A federal district court must dismiss a habeas corpus petition if it appears from the face of the petition that the petitioner is not entitled to relief. 28 U.S.C. § 2254 Rule 4 (made applicable through Rule 1(b)); see also McFarland v. Scott, 512 U.S. 849, 856 (1994); Siers v. Ryan, 773 F.2d 37, 45 (3d Cir. 1985), cert. denied, 490 U.S. 1025 (1989).

IV. DISCUSSION

District courts have jurisdiction under 28 U.S.C. § 2241 to issue a writ of habeas corpus before a criminal judgment is entered against an individual in state court. See Moore v. De Young, 515 F.2d 437, 441-42 (3d Cir. 1975). "Nevertheless, that jurisdiction must be exercised sparingly in order to prevent in the ordinary circumstance pre-trial habeas interference by federal courts in the normal functioning of state criminal processes.'" Duran v. Thomas, 393 Fed.Appx. 3, 4 (3d Cir. 2010) (quoting Moore, 515 F.3d at 445-46). Addressing the question whether a federal court should ever grant a pretrial writ of habeas corpus to a state prisoner, the Third Circuit has held

(1) federal courts have "pre-trial" habeas corpus jurisdiction;
(2) that jurisdiction without exhaustion should not be exercised at the pre-trial stage unless extraordinary circumstances are present;
(3) where there are no extraordinary circumstances and where petitioner seeks to litigate the merits of a constitutional defense to a state criminal charge, the district court should exercise its "pre-trial" habeas jurisdiction only if petitioner makes a special showing of the need for such adjudication and has exhausted state remedies.

Moore, 515 F.2d at 443. Petitioner has not made the showing of extraordinary circumstances necessary to justify this Court's intervention before the state courts have had an opportunity to consider his claims.
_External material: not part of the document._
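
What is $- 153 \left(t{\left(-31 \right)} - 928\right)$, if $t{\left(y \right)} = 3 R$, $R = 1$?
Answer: $141525$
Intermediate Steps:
$t{\left(y \right)} = 3$ ($t{\left(y \right)} = 3 \cdot 1 = 3$)
$- 153 \left(t{\left(-31 \right)} - 928\right) = - 153 \left(3 - 928\right) = \left(-153\right) \left(-925\right) = 141525$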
Although Petitioner asserts the Superior Court Law and Appellate Divisions have not been responsive to his petitions, in order to be deemed exhausted "[a] claim must be presented not only to the trial court but also to the state's intermediate court as well as to its supreme court." Evans v. Court of Common Pleas, Delaware Cnty., Pa., 959 F.2d 1227, 1230 (3d Cir. 1992). Petitioner has made no showing that he has attempted to bring his claims before the New Jersey Supreme Court.
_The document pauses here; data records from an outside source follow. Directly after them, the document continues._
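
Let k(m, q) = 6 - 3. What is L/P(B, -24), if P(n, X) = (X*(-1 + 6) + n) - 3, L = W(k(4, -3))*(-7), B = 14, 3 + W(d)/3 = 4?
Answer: 21/109 ≈ 0.19266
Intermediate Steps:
k(m, q) = 3
W(d) = 3 (W(d) = -9 + 3*4 = -9 + 12 = 3)
L = -21 (L = 3*(-7) = -21)
P(n, X) = -3 + n + 5*X (P(n, X) = (X*5 + n) - 3 = (5*X + n) - 3 = (n + 5*X) - 3 = -3 + n + 5*X)
L/P(B, -24) = -21/(-3 + 14 + 5*(-24)) = -21/(-3 + 14 - 120) = -21/(-109) = -21*(-1/109) = 21/109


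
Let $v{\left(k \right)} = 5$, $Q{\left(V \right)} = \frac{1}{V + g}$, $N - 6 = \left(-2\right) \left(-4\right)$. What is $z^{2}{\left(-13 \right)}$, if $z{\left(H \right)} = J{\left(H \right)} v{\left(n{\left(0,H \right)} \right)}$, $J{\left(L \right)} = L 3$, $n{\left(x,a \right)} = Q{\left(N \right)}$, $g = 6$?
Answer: $38025$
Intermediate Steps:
$N = 14$ ($N = 6 - -8 = 6 + 8 = 14$)
$Q{\left(V \right)} = \frac{1}{6 + V}$ ($Q{\left(V \right)} = \frac{1}{V + 6} = \frac{1}{6 + V}$)
$n{\left(x,a \right)} = \frac{1}{20}$ ($n{\left(x,a \right)} = \frac{1}{6 + 14} = \frac{1}{20}$)
$J{\left(L \right)} = 3 L$
$z{\left(H \right)} = 15 H$ ($z{\left(H \right)} = 3 H 5 = 15 H$)
$z^{2}{\left(-13 \right)} = \left(15 \left(-13\right)\right)^{2} = \left(-195\right)^{2} = 38025$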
Grounds One, Three, and Seven are essentially speedy trial complaints. The Third Circuit has previously held "there was nothing in the nature of the speedy trial right to qualify it as a per se extraordinary circumstance that warranted dispensing with the exhaustion requirement." Duran, 393 Fed.Appx. at 5 (citing Moore, 515 F.2d at 446). Petitioner's speedy trial claims will still be available to him "as an affirmative defense at trial and thereafter, on appellate review." Moore, 515 F.2d at 445. "Once he has exhausted state court remedies, the federal courts will, of course, be open to him, if need be, to entertain any petition for habeas corpus relief which may be presented. These procedures amply serve to protect [Petitioner]'s constitutional rights without pre-trial federal intervention in the orderly functioning of state criminal processes." Id. at 449. The same is true for Petitioner's claim of being held on excessive and unreasonable bail.[1]

As Petitioner has not made "a substantial showing of the denial of a constitutional right" under 28 U.S.C. § 2253(c)(2), this Court will deny a certificate of appealability. See Miller-El v. Cockrell, 537 U.S. 322, 327 (2003).

V. CONCLUSION

Based on the foregoing, this Court will dismiss the Petition, and a certificate of appealability shall not issue. An accompanying Order will be entered.